Of course, my reaction is based on an expectation (even if I wouldn’t necessarily want to admit this to myself): obviously, I’m wanting to come across some major revelation or at least some form of excitement. But it turns out that other people’s lives are just as ordinary as mine. In fact, I suspect that if someone were to rummage through my belongings in a hotel room, they might find more interesting material: the occasional rare art book, for example, a bunch of vernacular photographs or magazines picked up at some flea market… Or maybe I’m indirectly thinking my own interests are more interesting that other people’s? Obviously, I would not want anyone to rifle through my stuff any more than, I suspect, the people who stayed at that hotel in early 1981.

Still, I like my art to be on the subversive side, regardless of whether it’s the one I look at or the one I make. But what exactly is subversive in Calle’s endeavour? Part of what bothers me about The Hotel is that its equal-opportunity subversiveness, where each room is being investigated, regardless of who occupies it. It’s questionable how subversive equal-opportunity subversiveness really is: it’s not at all the same thing, but would we call a toddler in their “no phase” subversive? I think not.

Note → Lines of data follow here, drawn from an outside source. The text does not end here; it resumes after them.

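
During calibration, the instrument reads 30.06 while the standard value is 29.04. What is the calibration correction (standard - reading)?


Correction = standard - reading
= 29.04 - 30.06
= -1.0200

-1.0200


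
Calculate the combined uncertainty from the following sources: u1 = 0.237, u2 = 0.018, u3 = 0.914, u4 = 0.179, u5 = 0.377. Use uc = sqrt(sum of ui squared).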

Furthermore, the blanket invasion of privacy demonstrated in The Hotel has not aged very well in light of the drastic decrease of privacy afforded to us today. If I were to imagine a Sophie Calle going about her hotel-room work today, she might find out a lot more if she were to simply monitor the guests’ social-media profiles and paid a little money to get access to data stored by data-mining companies. Obviously, this is not to defend the fact that corporations have trashed our idea of what privacy means, and it’s also not to excuse the fact that many people share more on social media about their lives than is actually healthy for them.

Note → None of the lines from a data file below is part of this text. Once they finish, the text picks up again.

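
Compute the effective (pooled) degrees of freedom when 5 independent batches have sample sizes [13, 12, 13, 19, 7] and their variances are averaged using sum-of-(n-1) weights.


nu = sum_i (n_i - 1)
nu = ((13 - 1) + (12 - 1) + (13 - 1) + (19 - 1) + (7 - 1))
nu = 12 + 11 + 12 + 18 + 6
nu = 59

59


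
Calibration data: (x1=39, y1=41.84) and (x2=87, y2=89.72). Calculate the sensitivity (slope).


slope = (y2 - y1) / (x2 - x1)
= (89.72 - 41.84) / (87 - 39)
= 47.8800 / 48
= 0.9975

0.9975


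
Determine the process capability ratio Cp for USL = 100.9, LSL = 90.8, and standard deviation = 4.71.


Cp = (USL - LSL) / (6 * sigma)
= (100.9 - 90.8) / (6 * 4.71)
= 10.1000 / 28.2600
= 0.3574

0.3574


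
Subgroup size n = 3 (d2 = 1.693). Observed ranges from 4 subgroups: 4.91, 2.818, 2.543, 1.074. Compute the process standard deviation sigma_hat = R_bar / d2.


R_bar = (4.91 + 2.818 + 2.543 + 1.074) / 4
R_bar = 11.345 / 4 = 2.83625
sigma_hat = R_bar / d2 = 2.83625 / 1.693 = 1.6753

1.6753


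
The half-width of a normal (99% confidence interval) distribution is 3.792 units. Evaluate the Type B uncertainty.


u_B = half_width / 2.576
u_B = 3.792 / 2.576
u_B = 1.4720

1.4720


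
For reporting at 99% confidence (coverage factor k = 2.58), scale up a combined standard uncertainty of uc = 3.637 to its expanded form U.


U = k * uc
U = 2.58 * 3.637
U = 9.3835

9.3835


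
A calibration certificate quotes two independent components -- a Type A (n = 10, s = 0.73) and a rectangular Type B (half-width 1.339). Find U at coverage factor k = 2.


u_A = s / sqrt(n) = 0.73 / sqrt(10) = 0.23084627
u_B = half_width / sqrt(3) = 1.339 / sqrt(3) = 0.77307201
uc = sqrt(u_A^2 + u_B^2) = sqrt(0.23084627^2 + 0.77307201^2) = 0.80680254
U = k * uc = 2 * 0.80680254
U = 1.6136

1.6136


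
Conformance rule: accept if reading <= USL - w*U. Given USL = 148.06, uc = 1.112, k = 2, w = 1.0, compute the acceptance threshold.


U = k * uc = 2 * 1.112 = 2.224
guard band g = w * U = 1.0 * 2.224 = 2.224
AL = USL - g = 148.06 - 2.224
AL = 145.8360

145.8360


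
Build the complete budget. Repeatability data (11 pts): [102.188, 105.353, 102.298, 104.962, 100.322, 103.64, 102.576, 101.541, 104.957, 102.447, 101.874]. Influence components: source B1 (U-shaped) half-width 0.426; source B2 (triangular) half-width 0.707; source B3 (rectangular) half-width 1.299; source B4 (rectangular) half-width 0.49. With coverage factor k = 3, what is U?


mean = (102.188 + 105.353 + 102.298 + 104.962 + 100.322 + 103.64 + 102.576 + 101.541 + 104.957 + 102.447 + 101.874) / 11 = 102.9234545
s = sqrt(sum((x - mean)^2)/(n-1)) = 1.605211
u_A = s / sqrt(n) = 1.605211 / sqrt(11) = 0.48398933
u_B1 = 0.426 / sqrt(2) = 0.30122749
u_B2 = 0.707 / sqrt(6) = 0.28863154
u_B3 = 1.299 / sqrt(3) = 0.749978
u_B4 = 0.49 / sqrt(3) = 0.28290163
uc = sqrt(0.48398933^2 + 0.30122749^2 + 0.28863154^2 + 0.749978^2 + 0.28290163^2) = 1.0250815
U = k * uc = 3 * 1.0250815
U = 3.0752

3.0752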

It’s also where Jeffries’ comment about privacy fall short, given that he notes that a person’s ability to voice her or his displeasure about a reduction of privacy (a voice that in our societies is tied to wealth and status) says something about the general populace’s approach to the topic. If poor people (literally) can’t afford access to more privacy that doesn’t mean that privacy itself is a bourgeois entity — it just means that our societies are stacked in favour of the wealthy and powerful (more often than not, this includes photographers). Furthmore, unlike property, privacy cannot actually amassed. This is one of the few, relatively minor details in his otherwise excellent book where I found myself in disagreement with the author.

If, as Jeffries wrote, Calle’s art is indeed supposed to be the “critique rather than search for utopia beyond the dystopia of today”, then I don’t think that this idea applies to The Hotel: where exactly is the critique? There’s no utopia, and there’s no critique. What is there? I’m reluctant to spell it out: Instead, what I’m left with is what I’d consider an at best minor work by an artist that I have a lot of respect for, a work that might have been better served had it not been reissued.

I suppose that some pieces of art age differently than others. This bums me out, even as I console myself with the fact that there is all of Sophie Calle’s other work that I can (and will) still enjoy.